Senator Florez expressed skepticism about the university’s commentment to gender equity in its college sports program. Senator Florez, who chairs the Senate Select Committee on Gender Discrimination and Title IX Implementation plans to question the Chancellor in order that she will outline her rationale for the elimination of these programs.
Senator Florez on Monday called it a flawed process which lacked transparency. Given that it was announced in April without adequate warning to student athletes who would not have the opportunity to seek and explore additional options.
As the Vanguard has previous reported, students have complained, “Solely because of the Respondents’ timing and lack of transparency, we students have an impossibly short window in which either to have UC Davis reinstate the teams for next year or to transfer to schools that will compete in our sports.”
“During that same short window, opportunities for scholarships at other schools are either already gone or disappearing, and we are first and foremost students who need to focus on our exams and papers for this semester,” a grievance filed by students in June continued.
They argued at that time, “Without interim reinstatement, we students will lose an irreplaceable opportunity to compete in our sports for the limited window of intercollegiate athletic eligibility that our college years provide.”
“By contrast, UC Davis will not suffer harm if forced to reinstate teams that it had no right to eliminate in the first place to save money that the UC Davis students agreed to pay only if UC Davis would maintain all of its intercollegiate teams,” the students said.
According to UC Davis’ April 16, 2010 press release, Wendi Delmendo, compliance director for UC Davis, said “the approved budget plan meets the university’s requirements under Title IX in regard to the ratio between undergraduate enrollment and participation opportunities by gender. The plan also will meet the requirements under Title IX pertaining to distribution of grants-in-aid and all other measures of compliance.”
However, despite the claims by their compliance director, UC Davis does not exactly have a stellar record with regards to gender equity in sports.
The Sacramento Bee reports this morning that in fact that university has been sued a number of times under Title IX, which is the federal law that requires equity in sports funding between the genders for those schools that receive government funding for athletics.
In February, the Ninth U.S. Circuit Court of Appeals reinstated a suit alleging UC Davis violated federal law meant to promote gender equity in college athletics when it eliminated its women’s wrestling program. The Panel ruled that three female wrestlers can pursue an action they filed after the school essentially eliminated their sport by making them compete against males of the same weight after the 2000-2001 academic year.
Fired women’s wrestling coach Michael Burch claimed the university retaliated against him for supporting the women’s lawsuit, the University was forced to settle a lawsuit for $725,000 with him in 2007.
UC Davis settled another Title IX lawsuit in 2009 by agreeing to within 10 years bring women’s participation in athletics to within 1.5 percent of its total female student body, which stood at 56 percent in the 2007-2008 academic year.

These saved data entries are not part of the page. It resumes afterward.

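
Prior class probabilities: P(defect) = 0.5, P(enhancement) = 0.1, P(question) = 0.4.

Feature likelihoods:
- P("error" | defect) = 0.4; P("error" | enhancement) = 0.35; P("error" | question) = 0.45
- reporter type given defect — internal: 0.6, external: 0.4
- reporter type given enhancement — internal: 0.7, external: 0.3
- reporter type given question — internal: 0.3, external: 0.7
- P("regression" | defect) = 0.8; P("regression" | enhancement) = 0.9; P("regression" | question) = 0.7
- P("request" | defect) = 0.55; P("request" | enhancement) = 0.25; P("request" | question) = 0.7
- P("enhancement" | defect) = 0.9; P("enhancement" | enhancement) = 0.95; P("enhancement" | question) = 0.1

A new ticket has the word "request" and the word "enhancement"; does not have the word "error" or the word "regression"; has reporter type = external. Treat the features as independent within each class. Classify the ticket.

defect: 0.5 × (1−0.4) × 0.4 × (1−0.8) × 0.55 × 0.9 = 0.01188
enhancement: 0.1 × (1−0.35) × 0.3 × (1−0.9) × 0.25 × 0.95 = 0.000463125
question: 0.4 × (1−0.45) × 0.7 × (1−0.7) × 0.7 × 0.1 = 0.003234
Highest score → defect.

defect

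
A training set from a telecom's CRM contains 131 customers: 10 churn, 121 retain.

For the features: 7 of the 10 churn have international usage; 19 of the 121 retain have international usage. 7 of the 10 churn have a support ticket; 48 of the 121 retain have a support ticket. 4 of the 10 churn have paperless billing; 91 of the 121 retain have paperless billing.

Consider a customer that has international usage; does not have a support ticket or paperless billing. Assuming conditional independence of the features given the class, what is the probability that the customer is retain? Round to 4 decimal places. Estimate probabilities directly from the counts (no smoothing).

churn: (10/131) × (7/10) × (3/10) × (6/10) ≈ 0.00961832
retain: (121/131) × (19/121) × (73/121) × (30/121) ≈ 0.0216948
P(retain | x) = 0.0216948 / 0.03131312 ≈ 0.6928

0.6928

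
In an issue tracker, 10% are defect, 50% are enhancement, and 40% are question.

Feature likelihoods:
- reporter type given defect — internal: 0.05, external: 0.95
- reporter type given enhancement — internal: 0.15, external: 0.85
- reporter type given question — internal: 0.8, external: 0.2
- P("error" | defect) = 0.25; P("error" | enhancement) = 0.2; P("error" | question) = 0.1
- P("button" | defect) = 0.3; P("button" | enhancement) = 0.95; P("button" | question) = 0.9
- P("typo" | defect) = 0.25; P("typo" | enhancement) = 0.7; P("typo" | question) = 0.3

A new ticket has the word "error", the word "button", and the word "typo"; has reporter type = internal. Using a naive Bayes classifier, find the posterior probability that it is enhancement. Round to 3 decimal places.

0.533

defect: 0.1 × 0.05 × 0.25 × 0.3 × 0.25 = 0.00009375
enhancement: 0.5 × 0.15 × 0.2 × 0.95 × 0.7 = 0.009975
question: 0.4 × 0.8 × 0.1 × 0.9 × 0.3 = 0.00864
P(enhancement | x) = 0.009975 / 0.01870875 ≈ 0.533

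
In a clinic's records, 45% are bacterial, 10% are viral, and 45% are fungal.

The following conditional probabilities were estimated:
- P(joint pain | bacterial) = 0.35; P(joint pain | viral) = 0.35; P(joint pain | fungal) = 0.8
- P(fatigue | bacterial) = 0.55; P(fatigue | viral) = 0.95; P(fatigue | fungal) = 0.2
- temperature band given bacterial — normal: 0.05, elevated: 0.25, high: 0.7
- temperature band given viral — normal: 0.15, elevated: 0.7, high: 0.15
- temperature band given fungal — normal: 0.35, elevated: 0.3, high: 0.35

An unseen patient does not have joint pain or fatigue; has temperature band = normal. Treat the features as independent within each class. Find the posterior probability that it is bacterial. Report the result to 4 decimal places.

bacterial: 0.45 × (1−0.35) × (1−0.55) × 0.05 = 0.00658125
viral: 0.1 × (1−0.35) × (1−0.95) × 0.15 = 0.0004875
fungal: 0.45 × (1−0.8) × (1−0.2) × 0.35 = 0.0252
P(bacterial | x) = 0.00658125 / 0.03226875 ≈ 0.2040

0.2040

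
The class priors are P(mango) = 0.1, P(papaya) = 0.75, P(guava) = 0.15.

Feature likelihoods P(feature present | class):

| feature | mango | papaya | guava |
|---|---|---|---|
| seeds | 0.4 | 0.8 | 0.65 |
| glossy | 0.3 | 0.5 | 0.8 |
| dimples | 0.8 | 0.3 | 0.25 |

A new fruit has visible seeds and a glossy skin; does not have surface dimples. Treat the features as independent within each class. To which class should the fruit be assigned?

mango: 0.1 × 0.4 × 0.3 × (1−0.8) = 0.0024
papaya: 0.75 × 0.8 × 0.5 × (1−0.3) = 0.21
guava: 0.15 × 0.65 × 0.8 × (1−0.25) = 0.0585
Highest score → papaya.

papaya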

University officials on Monday did participate in the hearing and defended their decision as necessary given the magnitude of the budget cuts. They suggested that their goal was to minimize the impact and preserve as many sports as possible.
Commentary
The school is already raising fees by record amounts this year following double-digit fee increases the past two years. They are putting staff on furloughs. They have laid people off. They are cutting course offerings. Every single student in the university is being impacted by the budget cuts.
What we are facing is nothing short of a crisis. I understand the frustration of the athletes, particularly since the decision was made in April. If there is an angle to explore here, it is the timing and the fact that university knew last fall and this past winter that we were going to get hammered on the budget and that student fees were going up. That was the appropriate time to announce the cancellation of sports programs, when the students could make alternative plans. April was too for them to find alternative schools or programs. That part I understand.

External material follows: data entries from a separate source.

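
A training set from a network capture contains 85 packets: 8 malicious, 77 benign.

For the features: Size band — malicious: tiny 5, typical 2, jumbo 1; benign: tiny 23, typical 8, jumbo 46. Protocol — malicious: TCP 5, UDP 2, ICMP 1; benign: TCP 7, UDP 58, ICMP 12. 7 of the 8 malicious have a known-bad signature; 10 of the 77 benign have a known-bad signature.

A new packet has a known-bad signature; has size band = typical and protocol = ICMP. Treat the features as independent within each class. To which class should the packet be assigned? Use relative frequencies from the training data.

malicious

malicious: (8/85) × (2/8) × (1/8) × (7/8) ≈ 0.00257353
benign: (77/85) × (8/77) × (12/77) × (10/77) ≈ 0.00190489
Highest score → malicious.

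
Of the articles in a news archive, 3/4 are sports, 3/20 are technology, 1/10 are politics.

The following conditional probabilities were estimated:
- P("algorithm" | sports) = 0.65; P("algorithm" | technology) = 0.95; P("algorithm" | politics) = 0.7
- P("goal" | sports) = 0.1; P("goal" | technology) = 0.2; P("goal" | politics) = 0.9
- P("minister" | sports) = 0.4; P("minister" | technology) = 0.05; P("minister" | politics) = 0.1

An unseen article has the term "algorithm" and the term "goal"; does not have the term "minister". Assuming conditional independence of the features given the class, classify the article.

sports: 0.75 × 0.65 × 0.1 × (1−0.4) = 0.02925
technology: 0.15 × 0.95 × 0.2 × (1−0.05) = 0.027075
politics: 0.1 × 0.7 × 0.9 × (1−0.1) = 0.0567
Highest score → politics.

politics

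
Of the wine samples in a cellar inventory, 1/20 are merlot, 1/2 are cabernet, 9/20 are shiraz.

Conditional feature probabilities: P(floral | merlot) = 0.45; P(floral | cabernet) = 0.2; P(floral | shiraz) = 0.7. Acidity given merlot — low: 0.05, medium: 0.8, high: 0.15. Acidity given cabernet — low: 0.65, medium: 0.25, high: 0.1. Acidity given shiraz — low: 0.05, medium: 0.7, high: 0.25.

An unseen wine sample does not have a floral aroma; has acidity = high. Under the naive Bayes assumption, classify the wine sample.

cabernet

merlot: 0.05 × (1−0.45) × 0.15 = 0.004125
cabernet: 0.5 × (1−0.2) × 0.1 = 0.04
shiraz: 0.45 × (1−0.7) × 0.25 = 0.03375
Highest score → cabernet.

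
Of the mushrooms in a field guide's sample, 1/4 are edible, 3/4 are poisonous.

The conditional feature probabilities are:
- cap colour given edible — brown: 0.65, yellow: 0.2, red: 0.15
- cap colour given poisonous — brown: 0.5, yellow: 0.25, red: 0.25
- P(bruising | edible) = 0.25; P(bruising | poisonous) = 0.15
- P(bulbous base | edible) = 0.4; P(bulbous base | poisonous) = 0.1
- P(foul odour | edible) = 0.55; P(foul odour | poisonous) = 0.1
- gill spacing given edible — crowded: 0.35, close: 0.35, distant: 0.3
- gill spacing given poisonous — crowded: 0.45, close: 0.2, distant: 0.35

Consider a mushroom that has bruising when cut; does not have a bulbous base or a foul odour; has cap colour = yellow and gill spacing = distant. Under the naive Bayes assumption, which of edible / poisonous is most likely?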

UC Davis seems to have a poor record on gender equity, but they cut three men’s sports programs to only one women’s program. Overall they have 14 teams for women to 9 teams for men, but that’s misleading because you know they spend far more on football than any other program.

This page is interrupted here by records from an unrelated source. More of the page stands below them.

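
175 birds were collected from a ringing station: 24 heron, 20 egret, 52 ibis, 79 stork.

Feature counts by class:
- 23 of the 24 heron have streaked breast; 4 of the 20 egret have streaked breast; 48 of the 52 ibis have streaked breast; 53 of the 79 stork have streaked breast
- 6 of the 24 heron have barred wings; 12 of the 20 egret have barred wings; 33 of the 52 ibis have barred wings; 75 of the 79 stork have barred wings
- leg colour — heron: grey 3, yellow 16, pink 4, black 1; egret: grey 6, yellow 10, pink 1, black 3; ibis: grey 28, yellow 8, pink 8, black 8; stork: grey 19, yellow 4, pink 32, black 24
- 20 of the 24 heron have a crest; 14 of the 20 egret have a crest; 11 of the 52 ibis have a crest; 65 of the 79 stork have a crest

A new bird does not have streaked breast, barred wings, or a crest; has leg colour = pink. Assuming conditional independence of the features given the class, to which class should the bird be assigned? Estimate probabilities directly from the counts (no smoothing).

heron: (24/175) × (1/24) × (18/24) × (4/24) × (4/24) ≈ 0.000119048
egret: (20/175) × (16/20) × (8/20) × (1/20) × (6/20) ≈ 0.000548571
ibis: (52/175) × (4/52) × (19/52) × (8/52) × (41/52) ≈ 0.00101307
stork: (79/175) × (26/79) × (4/79) × (32/79) × (14/79) ≈ 0.000539998
Highest score → ibis.

ibis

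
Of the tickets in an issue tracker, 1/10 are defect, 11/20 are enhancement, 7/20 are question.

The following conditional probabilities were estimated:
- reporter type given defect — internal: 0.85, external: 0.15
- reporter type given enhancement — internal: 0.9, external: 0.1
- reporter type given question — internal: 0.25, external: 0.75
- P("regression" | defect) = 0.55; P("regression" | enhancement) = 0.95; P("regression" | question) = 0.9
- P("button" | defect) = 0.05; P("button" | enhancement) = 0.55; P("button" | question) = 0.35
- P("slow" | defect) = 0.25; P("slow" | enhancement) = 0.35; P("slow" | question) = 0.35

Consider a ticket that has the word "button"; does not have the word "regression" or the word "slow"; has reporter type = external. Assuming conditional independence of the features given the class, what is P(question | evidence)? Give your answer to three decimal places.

0.828

defect: 0.1 × 0.15 × (1−0.55) × 0.05 × (1−0.25) = 0.000253125
enhancement: 0.55 × 0.1 × (1−0.95) × 0.55 × (1−0.35) = 0.000983125
question: 0.35 × 0.75 × (1−0.9) × 0.35 × (1−0.35) = 0.005971875
P(question | x) = 0.005971875 / 0.007208125 ≈ 0.828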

But the bottom line is right now we are facing unprecedented cuts to education. Fees go up 36.5% next year from last year.
So while I have great sympathy and support, I think the bottom line is everyone is hurting and everyone has a legitimate grievance, which unfortunately means that no one is being disproportionately wronged in this process.
—David M. Greenwald reporting
DMG: ” Overall they have 14 teams for women to 9 teams for men, but that’s misleading because you know they spend far more on football than any other program.”
And there is your answer – Division 1 football. We are now paying the price (cancellation of 4 athletic teams) just so UCD could become Division 1 in football…
I’m confused about your concluding point.
“which unfortunately means that no one is being disproportionately wronged in this process.”
Would it be better if some was being disproportionately wronged?